今回のお題は「ウサギさんの去勢手術」です。
去勢手術は何故行われるのでしょうか?
一昔前では「多頭飼いでの不要な妊娠を避けるため」が第一目的でした。しかし、単頭飼いが主流の現代、「精神的ストレスの軽減」と「生殖器関連の病気予防」が目的として去勢手術が実施されています。そのメリット、デメリットを解説していきたいと思います。
≪メリット≫
l メリット① 精神的ストレスの軽減
避妊手術の時にも前述しましたが、ウサギは非常に高い繁殖能力を持っています。ゆえに交尾をしなければ、交尾欲求のストレス状態が常に続くということであり、それにより性格の不安定が生じることがあります。(もちろん未去勢のウサギさんでも落ち着きがある子もいっぱいますよ)。またマーキング行動(尿スプレー)で縄張りを主張したり、さらに縄張り意識が強くなるとオーナーに対しても攻撃的になることもあります。
去勢後は性格が穏やかになる子が多く、また尿スプレーは90%以上が消失します。精神的ストレスの軽減だけでなく、人間と一緒に暮らすコンパニオン アニマルとしても好ましい状態に近づきます。
l メリット② 生殖器関連の病気予防
発生頻度は雌ほど多くはありませんが、精巣腫瘍の予防になります。
≪デメリット≫
l デメリット① 全身麻酔
ウサギさんは麻酔に弱いと言われていますが、近年麻酔薬の性能向上により、麻酔リスクは確実に低くなっています。元気で血液検査などの検査所見に異常がないのであれば、麻酔関連の死亡のリスクは2%未満です。
l デメリット② 術後の肥満
生殖器はエネルギーを使います。その生殖器が摘出されたことにより、消費するはずだったカロリーが余り、それが脂肪になってしまうことがあります。

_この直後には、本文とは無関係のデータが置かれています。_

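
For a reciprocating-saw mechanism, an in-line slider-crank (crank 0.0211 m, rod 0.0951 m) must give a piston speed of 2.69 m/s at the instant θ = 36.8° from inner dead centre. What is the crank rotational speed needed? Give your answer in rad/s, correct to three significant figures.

For an in-line slider-crank, |v_piston| = rω|sinθ|·[1 + r cosθ/√(L² − r² sin²θ)].
With r = 0.0211 m, L = 0.0951 m, θ = 36.8°: the bracketed kinematic factor |dx/dθ| = 0.014905 m.
ω = v/|dx/dθ| = 2.69/0.014905 = 180.48 rad/s.

180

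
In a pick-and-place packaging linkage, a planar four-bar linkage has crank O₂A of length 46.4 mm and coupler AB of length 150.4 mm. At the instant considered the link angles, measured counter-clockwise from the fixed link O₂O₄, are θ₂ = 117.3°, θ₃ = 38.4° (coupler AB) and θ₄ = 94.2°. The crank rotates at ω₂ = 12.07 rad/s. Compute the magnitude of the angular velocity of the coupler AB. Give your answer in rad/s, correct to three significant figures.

ω₂ = 12.07 rad/s
Differentiating the loop-closure r₂e^{iθ₂}+r₃e^{iθ₃}=r₁+r₄e^{iθ₄} gives r₂ω₂e^{iθ₂}+r₃ω₃e^{iθ₃}=r₄ω₄e^{iθ₄}.
Eliminating the other unknown: ω₃ = r₂ω₂ sin(θ₄−θ₂) / [r₃ sin(θ₃−θ₄)].
Numerator sine = -0.39234; denominator sine = -0.82708.
Result = 0.0464·12.07·(-0.39234) / (0.1504·(-0.82708)) = +1.7664 rad/s; magnitude 1.7664 rad/s.

1.77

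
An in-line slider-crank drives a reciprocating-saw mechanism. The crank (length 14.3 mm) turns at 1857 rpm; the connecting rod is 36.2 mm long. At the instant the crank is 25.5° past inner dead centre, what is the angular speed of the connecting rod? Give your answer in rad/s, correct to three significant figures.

ω = 194.5 rad/s (converted from 1857 rpm).
The rod makes angle φ with the slider axis where L sinφ = r sinθ; differentiating, L cosφ·φ̇ = r ω cosθ.
L cosφ = √(L² − r² sin²θ) = 0.035673 m.
|ω_rod| = r ω |cosθ| / √(L² − r² sin²θ) = 0.0143·194.5·0.90259/0.035673 = 70.361 rad/s.

70.4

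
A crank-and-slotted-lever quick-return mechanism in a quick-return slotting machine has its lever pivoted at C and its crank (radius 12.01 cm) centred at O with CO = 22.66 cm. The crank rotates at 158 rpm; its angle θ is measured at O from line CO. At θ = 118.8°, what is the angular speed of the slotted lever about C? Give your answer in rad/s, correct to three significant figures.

ω = 16.55 rad/s (from 158 rpm).
Crank pin A relative to C: A = (d + r cosθ, r sinθ); lever angle φ = atan2(r sinθ, d + r cosθ).
Differentiating tanφ: φ̇ = rω(d cosθ + r)/(d² + r² + 2dr cosθ).
d² + r² + 2dr cosθ = |CA|² = 0.03955 m²;  d cosθ + r = +0.010935 m.
|ω_lever| = |0.1201·16.55·+0.010935| / 0.03955 = 0.5494 rad/s.

0.549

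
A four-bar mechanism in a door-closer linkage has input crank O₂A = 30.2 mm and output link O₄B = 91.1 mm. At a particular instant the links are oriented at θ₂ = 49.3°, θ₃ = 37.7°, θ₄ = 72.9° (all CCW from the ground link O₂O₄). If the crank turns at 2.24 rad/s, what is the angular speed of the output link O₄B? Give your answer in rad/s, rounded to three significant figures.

0.259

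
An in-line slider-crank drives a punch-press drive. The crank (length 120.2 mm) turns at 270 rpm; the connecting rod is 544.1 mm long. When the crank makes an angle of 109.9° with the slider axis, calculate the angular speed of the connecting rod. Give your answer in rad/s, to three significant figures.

ω = 28.27 rad/s (converted from 270 rpm).
The rod makes angle φ with the slider axis where L sinφ = r sinθ; differentiating, L cosφ·φ̇ = r ω cosθ.
L cosφ = √(L² − r² sin²θ) = 0.53223 m.
|ω_rod| = r ω |cosθ| / √(L² − r² sin²θ) = 0.1202·28.27·0.34038/0.53223 = 2.1735 rad/s.

2.17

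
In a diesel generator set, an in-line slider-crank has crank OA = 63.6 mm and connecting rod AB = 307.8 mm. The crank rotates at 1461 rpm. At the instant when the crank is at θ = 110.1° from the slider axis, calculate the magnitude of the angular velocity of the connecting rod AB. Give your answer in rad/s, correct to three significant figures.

ω = 153 rad/s (converted from 1461 rpm).
The rod makes angle φ with the slider axis where L sinφ = r sinθ; differentiating, L cosφ·φ̇ = r ω cosθ.
L cosφ = √(L² − r² sin²θ) = 0.30195 m.
|ω_rod| = r ω |cosθ| / √(L² − r² sin²θ) = 0.0636·153·0.34366/0.30195 = 11.075 rad/s.

11.1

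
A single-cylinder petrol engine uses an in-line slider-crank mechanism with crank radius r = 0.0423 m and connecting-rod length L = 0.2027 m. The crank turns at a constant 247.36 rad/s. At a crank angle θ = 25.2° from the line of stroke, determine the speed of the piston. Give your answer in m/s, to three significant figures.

ω = 247.4 rad/s
For an in-line slider-crank, x = r cosθ + √(L² − r² sin²θ), so v = −rω sinθ·[1 + r cosθ/√(L² − r² sin²θ)].
With r = 0.0423 m, L = 0.2027 m, θ = 25.2°: √(L² − r² sin²θ) = 0.2019 m.
v = −0.0423·247.4·0.42578·[1 + 0.0423·0.90483/0.2019] = -5.2996 m/s.
|v| = 5.2996 m/s.

5.30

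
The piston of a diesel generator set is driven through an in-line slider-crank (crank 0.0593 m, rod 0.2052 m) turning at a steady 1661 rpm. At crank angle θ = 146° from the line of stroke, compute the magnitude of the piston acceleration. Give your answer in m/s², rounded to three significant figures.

ω = 2π·1661/60 = 173.9 rad/s
x(θ) = r cosθ + √(L² − r² sin²θ); with ω constant, a = ω²·d²x/dθ².
d²x/dθ² = −r cosθ − r²(cos2θ)/√u − r⁴ sin²2θ/(4u^{3/2}),  u = L² − r² sin²θ = 0.0410074 m².
Substituting r = 0.0593 m, L = 0.2052 m, θ = 146°: d²x/dθ² = +0.042337 m.
a = ω²·d²x/dθ² = (173.9)²·(+0.042337) = +1280.9 m/s²;  |a| = 1280.9 m/s².

1280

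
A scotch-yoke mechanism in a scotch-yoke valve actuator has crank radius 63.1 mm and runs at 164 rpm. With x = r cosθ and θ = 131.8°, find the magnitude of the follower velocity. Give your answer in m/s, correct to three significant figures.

ω = 17.17 rad/s (from 164 rpm).
x = r cosθ ⇒ ẋ = −rω sinθ.
|v| = rω|sinθ| = 0.0631·17.17·|sin 131.8°| = 0.80786 m/s.

0.808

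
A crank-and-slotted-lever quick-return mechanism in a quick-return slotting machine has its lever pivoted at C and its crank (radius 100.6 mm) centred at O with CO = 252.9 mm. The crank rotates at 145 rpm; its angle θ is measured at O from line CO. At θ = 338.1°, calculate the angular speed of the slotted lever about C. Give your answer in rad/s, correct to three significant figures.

4.22

ω = 15.18 rad/s (from 145 rpm).
Crank pin A relative to C: A = (d + r cosθ, r sinθ); lever angle φ = atan2(r sinθ, d + r cosθ).
Differentiating tanφ: φ̇ = rω(d cosθ + r)/(d² + r² + 2dr cosθ).
d² + r² + 2dr cosθ = |CA|² = 0.12129 m²;  d cosθ + r = +0.33525 m.
|ω_lever| = |0.1006·15.18·+0.33525| / 0.12129 = 4.2222 rad/s.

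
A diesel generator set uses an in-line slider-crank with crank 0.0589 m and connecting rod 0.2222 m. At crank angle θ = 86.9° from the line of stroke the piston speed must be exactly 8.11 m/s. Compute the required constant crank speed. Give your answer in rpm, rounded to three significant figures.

For an in-line slider-crank, |v_piston| = rω|sinθ|·[1 + r cosθ/√(L² − r² sin²θ)].
With r = 0.0589 m, L = 0.2222 m, θ = 86.9°: the bracketed kinematic factor |dx/dθ| = 0.059688 m.
ω = v/|dx/dθ| = 8.11/0.059688 = 135.87 rad/s.
N = 60ω/(2π) = 1297.5 rpm.

1300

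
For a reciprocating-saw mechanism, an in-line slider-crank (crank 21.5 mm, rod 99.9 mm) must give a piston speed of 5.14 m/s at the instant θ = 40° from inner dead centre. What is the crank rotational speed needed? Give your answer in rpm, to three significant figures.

3040

For an in-line slider-crank, |v_piston| = rω|sinθ|·[1 + r cosθ/√(L² − r² sin²θ)].
With r = 0.0215 m, L = 0.0999 m, θ = 40°: the bracketed kinematic factor |dx/dθ| = 0.01612 m.
ω = v/|dx/dθ| = 5.14/0.01612 = 318.85 rad/s.
N = 60ω/(2π) = 3044.8 rpm.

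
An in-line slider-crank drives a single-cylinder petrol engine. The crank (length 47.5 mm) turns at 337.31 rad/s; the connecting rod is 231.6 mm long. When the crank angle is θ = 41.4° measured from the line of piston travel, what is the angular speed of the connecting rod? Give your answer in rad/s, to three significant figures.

ω = 337.3 rad/s
The rod makes angle φ with the slider axis where L sinφ = r sinθ; differentiating, L cosφ·φ̇ = r ω cosθ.
L cosφ = √(L² − r² sin²θ) = 0.22946 m.
|ω_rod| = r ω |cosθ| / √(L² − r² sin²θ) = 0.0475·337.3·0.75011/0.22946 = 52.377 rad/s.

52.4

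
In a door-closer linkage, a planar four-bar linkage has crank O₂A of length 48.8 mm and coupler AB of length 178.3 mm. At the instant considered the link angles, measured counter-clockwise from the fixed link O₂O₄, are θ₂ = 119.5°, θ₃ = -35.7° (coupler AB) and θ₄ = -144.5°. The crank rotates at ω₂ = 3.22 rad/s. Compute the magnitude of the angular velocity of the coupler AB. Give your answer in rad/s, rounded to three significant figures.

0.926

ω₂ = 3.22 rad/s
Differentiating the loop-closure r₂e^{iθ₂}+r₃e^{iθ₃}=r₁+r₄e^{iθ₄} gives r₂ω₂e^{iθ₂}+r₃ω₃e^{iθ₃}=r₄ω₄e^{iθ₄}.
Eliminating the other unknown: ω₃ = r₂ω₂ sin(θ₄−θ₂) / [r₃ sin(θ₃−θ₄)].
Numerator sine = +0.99452; denominator sine = +0.94665.
Result = 0.0488·3.22·(+0.99452) / (0.1783·(+0.94665)) = +0.92587 rad/s; magnitude 0.92587 rad/s.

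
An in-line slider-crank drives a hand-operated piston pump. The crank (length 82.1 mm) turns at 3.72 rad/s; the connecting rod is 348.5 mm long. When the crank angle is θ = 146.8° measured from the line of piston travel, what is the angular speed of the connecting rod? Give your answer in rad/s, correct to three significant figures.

ω = 3.72 rad/s
The rod makes angle φ with the slider axis where L sinφ = r sinθ; differentiating, L cosφ·φ̇ = r ω cosθ.
L cosφ = √(L² − r² sin²θ) = 0.34559 m.
|ω_rod| = r ω |cosθ| / √(L² − r² sin²θ) = 0.0821·3.72·0.83676/0.34559 = 0.73949 rad/s.

0.739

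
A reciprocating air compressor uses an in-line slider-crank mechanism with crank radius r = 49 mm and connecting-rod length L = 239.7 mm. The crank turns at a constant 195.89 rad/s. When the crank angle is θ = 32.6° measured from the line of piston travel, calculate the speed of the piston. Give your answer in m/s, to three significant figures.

ω = 195.9 rad/s
For an in-line slider-crank, x = r cosθ + √(L² − r² sin²θ), so v = −rω sinθ·[1 + r cosθ/√(L² − r² sin²θ)].
With r = 0.049 m, L = 0.2397 m, θ = 32.6°: √(L² − r² sin²θ) = 0.23824 m.
v = −0.049·195.9·0.53877·[1 + 0.049·0.84245/0.23824] = -6.0675 m/s.
|v| = 6.0675 m/s.

6.07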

ラビットフード(ペレット)を多少減らす、カロリーの少ない牧草に変更する(アルファルファ ⇒ チモシー)などすれば、対処できます。
手術をすること、精巣を摘出することは確かに「自然なこと」ではありません。しかし自然であれば、周りに雌がいて、交尾をして、子孫を増やすことができます。この自然な行動ができない人間界では、「自然な行動ができないストレス」という新たなストレスが生まれてしまいます。人間家族の一員になる、ウサギをコンパニオン アニマルとして迎えるということは、そういった新たなストレスにも向き合っていかなければいけません。病気の予防ももちろん重要ですが、ウサギさんの問題行動(性格・尿スプレー・マウンティングetc.)にお悩みであれば去勢もご検討ください。
長々とここまで説明させていただきましたが、こんなことやあんなこと、他に気になるということがあれば診察時にどんどんご質問ください。オーナーさんや、ウサギさんにとっての答えは何なのか、一緒に考えていきましょう。
ここまで読んでいただきましてありがとうございました。